Ах, День оленевода, День оленевода! И я там был, мед-пиво пил, и кое-что в рот попало! Хмельной его удалью, я долго не желал расставаться с праздничной Катангой, а она жила и по будням. Но о них позже.
Я вернулся в Ербогачён из гостеприимного чума, и сотрудник местной газеты «Правда Севера» Валерий Сафьянников спросил:
— Ты знаешь, что у нас есть домик Шишкова?
Я не знал и тотчас же отправился посмотреть на него. Окнами на Тунгуску, на плавную излучину, противоположный берег которой чернел от голого льдистого тальника за ним, в устье распадка, — избушка, придавленная крышей-сугробом, затем уж — дремучая синь тайги… Дом как дом, занятый жильцами. Их не было, внутрь я не попал, и, впрочем, не пожалел об этом: что бы я там увидел? Современный интерьер, ну, естественно, с северной поправкой на мебельный голод.
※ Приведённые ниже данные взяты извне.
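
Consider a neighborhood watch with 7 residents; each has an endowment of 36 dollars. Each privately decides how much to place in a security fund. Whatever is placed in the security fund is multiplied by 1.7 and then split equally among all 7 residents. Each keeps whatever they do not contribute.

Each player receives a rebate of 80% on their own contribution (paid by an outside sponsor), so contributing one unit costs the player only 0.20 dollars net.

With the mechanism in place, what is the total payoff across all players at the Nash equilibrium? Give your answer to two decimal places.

630.00 dollars

With the mechanism, a contributed unit returns (1.7/7) / 0.20 = 1.2143 per unit of net cost to the contributor — now above 1 — so contributing fully is weakly dominant for every player.
At the Nash equilibrium everyone contributes 36. Group total payoff = 7 × (36 × 0.80 + 1.7 × 36) = 630.00.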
Утварь и предметы домашнего обихода людей второй половины двадцатого века — ни одной бы тени прошлого, ни в одном углу. Лучше было постоять у ворот и еще раз посмотреть на излучину Тунгуски и представить, что, возможно, на этом же месте стоял Вячеслав Яковлевич Шишков и размышлял о героях романа, который он назовет потом «Угрюм-рекой».